Christchurch buses can only carry up to three bikes at a time on the front (file photo)

She said residents wanted to work with ECan on a solution.

“[ECan] declared a climate emergency… We really want to make it easier to get out of the car and use the bike.

“I love living on this side of the Port Hills, but that’s one of the biggest downsides.”

Regan Stokes had been a lifelong cyclist, before moving to Lyttelton two years ago.

Regan Stokes moved to Lyttelton two years ago and no longer uses his bike.

JOHN KIRK-ANDERSON/Stuff

Regan Stokes moved to Lyttelton two years ago and no longer uses his bike.

But now his bike was picking up cobwebs on the back.

“I knew moving here would mean using my bike less, [but] I had no idea that would mean using my bike from scratch.

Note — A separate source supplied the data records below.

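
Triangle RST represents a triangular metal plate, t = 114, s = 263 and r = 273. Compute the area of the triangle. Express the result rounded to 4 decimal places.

14868.9542

Semiperimeter p = (273 + 263 + 114)/2 = 325.
Heron's formula: area = √(325·52·62·211) ≈ 14869.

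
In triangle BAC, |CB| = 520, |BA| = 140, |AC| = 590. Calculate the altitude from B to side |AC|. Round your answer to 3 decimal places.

113.140

Semiperimeter s = (590 + 520 + 140)/2 = 625.
Heron's formula: area = √(625·35·105·485) ≈ 33376.
The altitude from B has length 2·area/|AC| ≈ 113.14.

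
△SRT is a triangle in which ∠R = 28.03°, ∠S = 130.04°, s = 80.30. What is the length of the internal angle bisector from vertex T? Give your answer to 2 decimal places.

The third angle is ∠T = 180° − ∠S − ∠R = 21.93°.
Law of sines: r = s·sin R/sin S ≈ 49.289.
Law of sines: t = s·sin T/sin S ≈ 39.172.
The bisector from T has length 2·s·r·cos(∠T/2)/(s+r) ≈ 59.969.

59.97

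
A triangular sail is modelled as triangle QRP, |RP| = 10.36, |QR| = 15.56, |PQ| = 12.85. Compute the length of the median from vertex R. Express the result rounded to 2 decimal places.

Median from R: ½√(2·|QR|² + 2·|RP|² − |PQ|²) ≈ 11.552.

m_R ≈ 11.55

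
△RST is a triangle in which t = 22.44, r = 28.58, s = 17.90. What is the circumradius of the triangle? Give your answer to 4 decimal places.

By the law of cosines, cos R = (s² + t² − r²) / (2·s·t) ≈ 0.00890, so ∠R ≈ 89.49°.
Circumradius = r/(2 sin R) ≈ 14.291.

14.2906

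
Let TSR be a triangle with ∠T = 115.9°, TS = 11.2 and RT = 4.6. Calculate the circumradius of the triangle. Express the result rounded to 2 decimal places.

By the law of cosines, SR² = RT² + TS² − 2·RT·TS·cos T = 191.61, so SR ≈ 13.842.
Area = ½·RT·TS·sin T ≈ 23.173.
Circumradius = SR/(2 sin T) ≈ 7.6939.

7.69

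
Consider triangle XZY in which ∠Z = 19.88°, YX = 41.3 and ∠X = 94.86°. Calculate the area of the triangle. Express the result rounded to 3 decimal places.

2269.607

The third angle is ∠Y = 180° − ∠X − ∠Z = 65.26°.
Law of sines: ZY = YX·sin X/sin Z ≈ 121.02.
Law of sines: XZ = YX·sin Y/sin Z ≈ 110.3.
Area = ½·YX·ZY·sin Y ≈ 2269.6.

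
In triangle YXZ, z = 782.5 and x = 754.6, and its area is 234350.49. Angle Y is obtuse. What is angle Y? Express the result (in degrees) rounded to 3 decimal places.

∠Y ≈ 127.461°

From area = ½·x·z·sin Y, we get sin Y = 2·area/(x·z) ≈ 0.79377.
Taking the obtuse solution, ∠Y ≈ 127.46°.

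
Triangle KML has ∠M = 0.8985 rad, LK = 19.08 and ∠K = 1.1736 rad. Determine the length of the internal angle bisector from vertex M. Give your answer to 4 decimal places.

19.7479

The third angle is ∠L = π − ∠K − ∠M = 1.0695 rad.
Law of sines: ML = LK·sin K/sin M ≈ 22.488.
Law of sines: KM = LK·sin L/sin M ≈ 21.386.
The bisector from M has length 2·KM·ML·cos(∠M/2)/(KM+ML) ≈ 19.748.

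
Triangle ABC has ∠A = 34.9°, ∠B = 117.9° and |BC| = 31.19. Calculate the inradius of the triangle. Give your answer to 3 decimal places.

r ≈ 6.586

The third angle is ∠C = 180° − ∠A − ∠B = 27.20°.
Law of sines: |CA| = |BC|·sin B/sin A ≈ 48.178.
Law of sines: |AB| = |BC|·sin C/sin A ≈ 24.918.
Area = ½·|BC|·|CA|·sin C ≈ 343.43.
Semiperimeter s = (31.19+48.178+24.918)/2 = 52.143.
Inradius = area/s = 343.43/52.143 ≈ 6.5863.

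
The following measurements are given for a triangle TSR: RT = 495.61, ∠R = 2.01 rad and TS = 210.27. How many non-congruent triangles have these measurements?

0

RT·sin R = 495.61·sin(2.01 rad) ≈ 448.6.
Since ∠R is not acute, a triangle exists only if TS > RT; here TS ≤ RT, so there is no triangle.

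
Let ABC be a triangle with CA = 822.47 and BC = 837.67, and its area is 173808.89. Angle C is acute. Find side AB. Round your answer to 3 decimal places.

434.146

From area = ½·BC·CA·sin C, we get sin C = 2·area/(BC·CA) ≈ 0.50456.
Taking the acute solution, ∠C ≈ 30.30°.
Law of cosines then gives AB ≈ 434.15.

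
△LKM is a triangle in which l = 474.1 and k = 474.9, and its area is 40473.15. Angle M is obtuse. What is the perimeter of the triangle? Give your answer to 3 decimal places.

From area = ½·l·k·sin M, we get sin M = 2·area/(l·k) ≈ 0.35952.
Taking the obtuse solution, ∠M ≈ 158.93°.
Law of cosines then gives m ≈ 933.
Perimeter = 474.1 + 474.9 + 933 = 1882.

perimeter ≈ 1882.002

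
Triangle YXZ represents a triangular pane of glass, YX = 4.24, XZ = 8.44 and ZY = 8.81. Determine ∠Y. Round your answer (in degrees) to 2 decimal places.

By the law of cosines, cos Y = (ZY² + YX² − XZ²) / (2·ZY·YX) ≈ 0.32607, so ∠Y ≈ 70.97°.

70.97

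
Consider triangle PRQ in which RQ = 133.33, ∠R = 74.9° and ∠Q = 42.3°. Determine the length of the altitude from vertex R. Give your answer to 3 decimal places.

The third angle is ∠P = 180° − ∠R − ∠Q = 62.80°.
Law of sines: QP = RQ·sin R/sin P ≈ 144.73.
Law of sines: PR = RQ·sin Q/sin P ≈ 100.89.
Area = ½·RQ·QP·sin Q ≈ 6493.6.
The altitude from R has length 2·area/QP ≈ 89.733.

89.733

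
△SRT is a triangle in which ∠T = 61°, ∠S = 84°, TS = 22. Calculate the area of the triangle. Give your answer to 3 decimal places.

366.993

The third angle is ∠R = 180° − ∠T − ∠S = 35.00°.
Law of sines: RT = TS·sin S/sin R ≈ 38.146.
Law of sines: SR = TS·sin T/sin R ≈ 33.547.
Area = ½·TS·RT·sin T ≈ 366.99.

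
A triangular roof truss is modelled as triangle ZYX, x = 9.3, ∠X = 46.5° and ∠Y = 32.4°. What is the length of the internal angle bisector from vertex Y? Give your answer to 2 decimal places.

t_Y ≈ 10.27

The third angle is ∠Z = 180° − ∠Y − ∠X = 101.10°.
Law of sines: z = x·sin Z/sin X ≈ 12.581.
Law of sines: y = x·sin Y/sin X ≈ 6.8698.
The bisector from Y has length 2·x·z·cos(∠Y/2)/(x+z) ≈ 10.27.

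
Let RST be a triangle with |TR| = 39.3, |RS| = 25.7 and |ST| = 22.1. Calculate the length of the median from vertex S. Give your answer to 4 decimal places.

Median from S: ½√(2·|RS|² + 2·|ST|² − |TR|²) ≈ 13.723.

m_S ≈ 13.7232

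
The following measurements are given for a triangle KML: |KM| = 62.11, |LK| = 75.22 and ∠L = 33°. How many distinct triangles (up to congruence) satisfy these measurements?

|LK|·sin L = 75.22·sin(33°) ≈ 40.97.
Since |LK| sin L < |KM| < |LK| (40.97 < 62.11 < 75.22), two triangles exist.

2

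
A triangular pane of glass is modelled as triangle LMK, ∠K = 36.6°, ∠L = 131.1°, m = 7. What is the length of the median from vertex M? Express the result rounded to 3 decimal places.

The third angle is ∠M = 180° − ∠K − ∠L = 12.30°.
Law of sines: l = m·sin L/sin M ≈ 24.761.
Law of sines: k = m·sin K/sin M ≈ 19.591.
Median from M: ½√(2·k² + 2·l² − m²) ≈ 22.051.

m_M ≈ 22.051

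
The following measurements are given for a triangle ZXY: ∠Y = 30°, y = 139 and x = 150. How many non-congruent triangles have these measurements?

2

x·sin Y = 150·sin(30°) ≈ 75.
Since x sin Y < y < x (75 < 139 < 150), two triangles exist.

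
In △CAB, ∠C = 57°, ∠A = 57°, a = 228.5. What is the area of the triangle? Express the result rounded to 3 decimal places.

23849.132

The third angle is ∠B = 180° − ∠C − ∠A = 66.00°.
Law of sines: c = a·sin C/sin A ≈ 228.5.
Law of sines: b = a·sin B/sin A ≈ 248.9.
Area = ½·a·c·sin B ≈ 23849.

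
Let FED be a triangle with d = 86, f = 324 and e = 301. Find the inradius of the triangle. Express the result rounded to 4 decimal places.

r ≈ 36.0756

Semiperimeter s = (324 + 301 + 86)/2 = 355.5.
Heron's formula: area = √(355.5·31.5·54.5·269.5) ≈ 12825.
Inradius = area/s = 12825/355.5 ≈ 36.076.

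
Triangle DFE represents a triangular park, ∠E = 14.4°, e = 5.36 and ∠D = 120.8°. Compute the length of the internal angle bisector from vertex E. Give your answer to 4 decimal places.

t_E ≈ 16.5543

The third angle is ∠F = 180° − ∠E − ∠D = 44.80°.
Law of sines: d = e·sin D/sin E ≈ 18.513.
Law of sines: f = e·sin F/sin E ≈ 15.187.
The bisector from E has length 2·d·f·cos(∠E/2)/(d+f) ≈ 16.554.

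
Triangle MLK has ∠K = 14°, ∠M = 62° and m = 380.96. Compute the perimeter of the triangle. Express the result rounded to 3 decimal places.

The third angle is ∠L = 180° − ∠K − ∠M = 104.00°.
Law of sines: l = m·sin L/sin M ≈ 418.65.
Law of sines: k = m·sin K/sin M ≈ 104.38.
Semiperimeter s = (380.96+418.65+104.38)/2 = 451.99.
Perimeter = 380.96 + 418.65 + 104.38 = 903.99.

903.988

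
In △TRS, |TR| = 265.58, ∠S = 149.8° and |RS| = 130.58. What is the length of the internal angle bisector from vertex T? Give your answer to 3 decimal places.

185.682

Law of sines: sin T = |RS|·sin S/|TR| ≈ 0.24732.
Since |TR| ≥ |RS|, only the acute value applies: ∠T ≈ 14.32°.
Then ∠R = 180° − ∠S − ∠T ≈ 15.88°.
Law of sines gives |ST| = |TR|·sin R/sin S ≈ 144.47.
The bisector from T has length 2·|ST|·|TR|·cos(∠T/2)/(|ST|+|TR|) ≈ 185.68.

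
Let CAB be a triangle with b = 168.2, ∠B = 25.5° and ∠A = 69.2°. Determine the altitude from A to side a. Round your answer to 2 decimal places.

h_A ≈ 167.63

The third angle is ∠C = 180° − ∠A − ∠B = 85.30°.
Law of sines: c = b·sin C/sin B ≈ 389.38.
Law of sines: a = b·sin A/sin B ≈ 365.23.
Area = ½·b·c·sin A ≈ 30613.
The altitude from A has length 2·area/a ≈ 167.63.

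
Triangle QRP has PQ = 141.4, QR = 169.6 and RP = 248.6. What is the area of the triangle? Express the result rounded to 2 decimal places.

Semiperimeter s = (248.6 + 141.4 + 169.6)/2 = 279.8.
Heron's formula: area = √(279.8·31.2·138.4·110.2) ≈ 11539.

area ≈ 11538.78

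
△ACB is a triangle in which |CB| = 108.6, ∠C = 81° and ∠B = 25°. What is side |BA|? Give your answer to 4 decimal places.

111.5856

The third angle is ∠A = 180° − ∠C − ∠B = 74.00°.
Law of sines: |BA| = |CB|·sin C/sin A ≈ 111.59.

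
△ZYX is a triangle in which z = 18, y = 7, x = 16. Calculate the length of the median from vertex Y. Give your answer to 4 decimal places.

m_Y ≈ 16.6658

Median from Y: ½√(2·x² + 2·z² − y²) ≈ 16.666.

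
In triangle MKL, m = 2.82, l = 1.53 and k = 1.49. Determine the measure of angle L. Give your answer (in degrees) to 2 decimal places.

By the law of cosines, cos L = (m² + k² − l²) / (2·m·k) ≈ 0.93193, so ∠L ≈ 21.26°.

∠L ≈ 21.26°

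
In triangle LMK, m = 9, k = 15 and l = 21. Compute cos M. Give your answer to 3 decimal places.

cos M ≈ 0.929

By the law of cosines, cos M = (k² + l² − m²) / (2·k·l) ≈ 0.92857, so ∠M ≈ 21.79°.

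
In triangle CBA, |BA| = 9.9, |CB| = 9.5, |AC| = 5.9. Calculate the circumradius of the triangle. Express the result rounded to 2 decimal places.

By the law of cosines, cos C = (|AC|² + |CB|² − |BA|²) / (2·|AC|·|CB|) ≈ 0.24130, so ∠C ≈ 76.04°.
Circumradius = |BA|/(2 sin C) ≈ 5.1007.

5.10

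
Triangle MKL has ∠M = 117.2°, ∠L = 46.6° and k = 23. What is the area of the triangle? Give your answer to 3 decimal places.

612.662

The third angle is ∠K = 180° − ∠L − ∠M = 16.20°.
Law of sines: m = k·sin M/sin K ≈ 73.323.
Law of sines: l = k·sin L/sin K ≈ 59.899.
Area = ½·k·m·sin L ≈ 612.66.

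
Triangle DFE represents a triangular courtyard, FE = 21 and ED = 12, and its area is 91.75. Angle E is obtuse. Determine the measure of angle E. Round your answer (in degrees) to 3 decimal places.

From area = ½·FE·ED·sin E, we get sin E = 2·area/(FE·ED) ≈ 0.72817.
Taking the obtuse solution, ∠E ≈ 133.27°.

∠E ≈ 133.266°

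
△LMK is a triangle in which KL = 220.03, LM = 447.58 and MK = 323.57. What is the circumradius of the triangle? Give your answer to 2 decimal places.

237.21

By the law of cosines, cos L = (KL² + LM² − MK²) / (2·KL·LM) ≈ 0.73133, so ∠L ≈ 43.00°.
Circumradius = MK/(2 sin L) ≈ 237.21.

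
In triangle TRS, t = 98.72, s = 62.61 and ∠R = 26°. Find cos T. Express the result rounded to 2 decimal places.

-0.52

By the law of cosines, r² = s² + t² − 2·s·t·cos R = 2555, so r ≈ 50.547.
Law of cosines again: cos T = (r² + s² − t²)/(2·r·s) ≈ -0.51672, so ∠T ≈ 121.11°.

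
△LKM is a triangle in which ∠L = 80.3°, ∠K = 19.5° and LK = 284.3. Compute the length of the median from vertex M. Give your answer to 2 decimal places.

The third angle is ∠M = 180° − ∠L − ∠K = 80.20°.
Law of sines: KM = LK·sin L/sin M ≈ 284.39.
Law of sines: ML = LK·sin K/sin M ≈ 96.307.
Median from M: ½√(2·KM² + 2·ML² − LK²) ≈ 157.7.

m_M ≈ 157.70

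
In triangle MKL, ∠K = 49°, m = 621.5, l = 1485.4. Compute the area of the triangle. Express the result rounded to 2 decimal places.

Area = ½·l·m·sin K ≈ 3.4836e+05.

area ≈ 348364.92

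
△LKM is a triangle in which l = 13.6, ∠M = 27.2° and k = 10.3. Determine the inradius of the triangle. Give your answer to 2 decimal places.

By the law of cosines, m² = l² + k² − 2·l·k·cos M = 41.871, so m ≈ 6.4708.
Area = ½·l·k·sin M ≈ 32.015.
Semiperimeter s = (13.6+10.3+6.4708)/2 = 15.185.
Inradius = area/s = 32.015/15.185 ≈ 2.1083.

2.11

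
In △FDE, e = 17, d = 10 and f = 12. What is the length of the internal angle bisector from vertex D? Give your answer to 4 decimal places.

13.4068

By the law of cosines, cos D = (e² + f² − d²) / (2·e·f) ≈ 0.81618, so ∠D ≈ 35.30°.
The bisector from D has length 2·e·f·cos(∠D/2)/(e+f) ≈ 13.407.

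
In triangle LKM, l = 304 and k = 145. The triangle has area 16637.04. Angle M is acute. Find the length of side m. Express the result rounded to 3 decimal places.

From area = ½·l·k·sin M, we get sin M = 2·area/(l·k) ≈ 0.75486.
Taking the acute solution, ∠M ≈ 49.01°.
Law of cosines then gives m ≈ 235.83.

235.834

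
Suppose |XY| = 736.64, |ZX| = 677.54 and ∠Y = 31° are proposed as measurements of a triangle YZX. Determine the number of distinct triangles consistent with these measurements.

|XY|·sin Y = 736.64·sin(31°) ≈ 379.4.
Since |XY| sin Y < |ZX| < |XY| (379.4 < 677.54 < 736.64), two triangles exist.

2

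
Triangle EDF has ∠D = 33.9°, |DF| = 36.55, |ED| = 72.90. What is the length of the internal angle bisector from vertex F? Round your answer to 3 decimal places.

t_F ≈ 20.439

By the law of cosines, |FE|² = |ED|² + |DF|² − 2·|ED|·|DF|·cos D = 2227.2, so |FE| ≈ 47.193.
Law of cosines again: cos F = (|DF|² + |FE|² − |ED|²)/(2·|DF|·|FE|) ≈ -0.50766, so ∠F ≈ 120.51°.
The bisector from F has length 2·|DF|·|FE|·cos(∠F/2)/(|DF|+|FE|) ≈ 20.439.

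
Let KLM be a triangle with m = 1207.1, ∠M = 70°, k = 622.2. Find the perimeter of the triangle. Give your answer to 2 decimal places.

3098.16

Law of sines: sin K = k·sin M/m ≈ 0.48436.
Since m ≥ k, only the acute value applies: ∠K ≈ 28.97°.
Then ∠L = 180° − ∠M − ∠K ≈ 81.03°.
Law of sines gives l = m·sin L/sin M ≈ 1268.9.
Semiperimeter s = (622.2+1268.9+1207.1)/2 = 1549.1.
Perimeter = 622.2 + 1268.9 + 1207.1 = 3098.2.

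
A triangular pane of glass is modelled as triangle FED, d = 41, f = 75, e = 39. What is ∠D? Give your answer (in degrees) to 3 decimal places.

∠D ≈ 20.903°

By the law of cosines, cos D = (f² + e² − d²) / (2·f·e) ≈ 0.93419, so ∠D ≈ 20.90°.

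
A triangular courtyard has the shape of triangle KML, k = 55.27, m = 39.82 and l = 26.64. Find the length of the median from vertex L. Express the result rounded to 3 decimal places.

m_L ≈ 46.290

Median from L: ½√(2·k² + 2·m² − l²) ≈ 46.29.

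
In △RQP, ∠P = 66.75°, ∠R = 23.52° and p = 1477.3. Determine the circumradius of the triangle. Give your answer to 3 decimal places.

The third angle is ∠Q = 180° − ∠P − ∠R = 89.73°.
Law of sines: r = p·sin R/sin P ≈ 641.65.
Law of sines: q = p·sin Q/sin P ≈ 1607.9.
Circumradius = p/(2 sin P) ≈ 803.94.

803.937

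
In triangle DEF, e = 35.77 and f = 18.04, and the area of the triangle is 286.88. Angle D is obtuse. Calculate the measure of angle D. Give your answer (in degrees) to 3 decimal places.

117.233

From area = ½·e·f·sin D, we get sin D = 2·area/(e·f) ≈ 0.88915.
Taking the obtuse solution, ∠D ≈ 117.23°.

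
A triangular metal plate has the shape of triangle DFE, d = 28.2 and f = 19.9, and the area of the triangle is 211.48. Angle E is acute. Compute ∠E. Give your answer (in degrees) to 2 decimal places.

From area = ½·d·f·sin E, we get sin E = 2·area/(d·f) ≈ 0.75370.
Taking the acute solution, ∠E ≈ 48.91°.

∠E ≈ 48.91°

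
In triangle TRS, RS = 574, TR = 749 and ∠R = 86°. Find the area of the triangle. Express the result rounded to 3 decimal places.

area ≈ 214439.361

Area = ½·TR·RS·sin R ≈ 2.1444e+05.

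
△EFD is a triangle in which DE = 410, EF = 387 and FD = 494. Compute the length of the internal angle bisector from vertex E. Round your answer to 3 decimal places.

312.589

By the law of cosines, cos E = (DE² + EF² − FD²) / (2·DE·EF) ≈ 0.23266, so ∠E ≈ 76.55°.
The bisector from E has length 2·DE·EF·cos(∠E/2)/(DE+EF) ≈ 312.59.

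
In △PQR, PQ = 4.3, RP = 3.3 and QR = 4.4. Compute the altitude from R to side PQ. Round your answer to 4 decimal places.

h_R ≈ 3.0875

Semiperimeter s = (4.4 + 3.3 + 4.3)/2 = 6.
Heron's formula: area = √(6·1.6·2.7·1.7) ≈ 6.6381.
The altitude from R has length 2·area/PQ ≈ 3.0875.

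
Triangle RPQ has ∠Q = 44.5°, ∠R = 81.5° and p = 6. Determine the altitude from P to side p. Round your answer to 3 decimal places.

The third angle is ∠P = 180° − ∠Q − ∠R = 54.00°.
Law of sines: r = p·sin R/sin P ≈ 7.3349.
Law of sines: q = p·sin Q/sin P ≈ 5.1982.
Area = ½·p·r·sin Q ≈ 15.423.
The altitude from P has length 2·area/p ≈ 5.1411.

h_P ≈ 5.141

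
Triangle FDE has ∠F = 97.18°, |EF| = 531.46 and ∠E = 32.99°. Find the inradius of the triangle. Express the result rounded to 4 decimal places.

The third angle is ∠D = 180° − ∠E − ∠F = 49.83°.
Law of sines: |DE| = |EF|·sin F/sin D ≈ 690.05.
Law of sines: |FD| = |EF|·sin E/sin D ≈ 378.7.
Area = ½·|EF|·|DE|·sin E ≈ 99842.
Semiperimeter s = (690.05+531.46+378.7)/2 = 800.11.
Inradius = area/s = 99842/800.11 ≈ 124.79.

124.7865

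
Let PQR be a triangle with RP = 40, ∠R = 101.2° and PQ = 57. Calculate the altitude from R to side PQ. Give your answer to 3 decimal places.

h_R ≈ 23.113

Law of sines: sin Q = RP·sin R/PQ ≈ 0.68839.
Since PQ ≥ RP, only the acute value applies: ∠Q ≈ 43.50°.
Then ∠P = 180° − ∠R − ∠Q ≈ 35.30°.
Law of sines gives QR = PQ·sin P/sin R ≈ 33.575.
Area = ½·PQ·RP·sin P ≈ 658.71.
The altitude from R has length 2·area/PQ ≈ 23.113.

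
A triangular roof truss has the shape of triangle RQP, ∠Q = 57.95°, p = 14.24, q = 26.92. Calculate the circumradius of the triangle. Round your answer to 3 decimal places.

Law of sines: sin P = p·sin Q/q ≈ 0.44835.
Since q ≥ p, only the acute value applies: ∠P ≈ 26.64°.
Then ∠R = 180° − ∠Q − ∠P ≈ 95.41°.
Law of sines gives r = q·sin R/sin Q ≈ 31.619.
Circumradius = q/(2 sin Q) ≈ 15.88.

15.880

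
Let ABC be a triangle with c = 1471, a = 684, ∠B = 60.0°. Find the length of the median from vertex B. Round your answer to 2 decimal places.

m_B ≈ 953.66

By the law of cosines, b² = c² + a² − 2·c·a·cos B = 1.6255e+06, so b ≈ 1275.
Median from B: ½√(2·c² + 2·a² − b²) ≈ 953.66.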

Other locals he spoke to said it was too difficult to find out if they could get a seat on the bus, so they simply avoided it.

Better bike capacity or reduced fares would be ways forward, he said, along with other options like a bike lock-up at Heathcote.

“These would be improvements, but I wouldn’t say they are the only solution.”

The best he could think of was to turn the third Lyttelton tunnel into a cycle path. The tunnel above the road is currently used to evacuate exhaust gases and bring in fresh air.

“We have to get out of our cars, [and] with the climate crisis, you have to do something radically different.

“Fingers crossed, something can happen… It would be the only thing that would make Lyttelton perfect.”

THINGS

Environment Canterbury unveiled a new look for Christchurch buses in September 2020.

ECan Metro spokesman Thomas McNaughton said they were aware some cyclists were using the bus to get from one side of the Lyttelton Tunnel to the other ‘out of necessity’.

The council had recently asked for comments on proposed service improvements for Route 28, he said, including increasing the frequency of bus services to Lyttelton.

“More frequent buses, which will each have a rack for three bikes, will mean more bikes can be carried through the tunnel and less waiting time than current services which run every half hour.

“As part of the feedback received from the community, we have received a number of comments requesting greater bike capacity and supporting the proposed increase in frequency.”

ECan would also consult on transit fares as part of its consultation of the annual plan in March.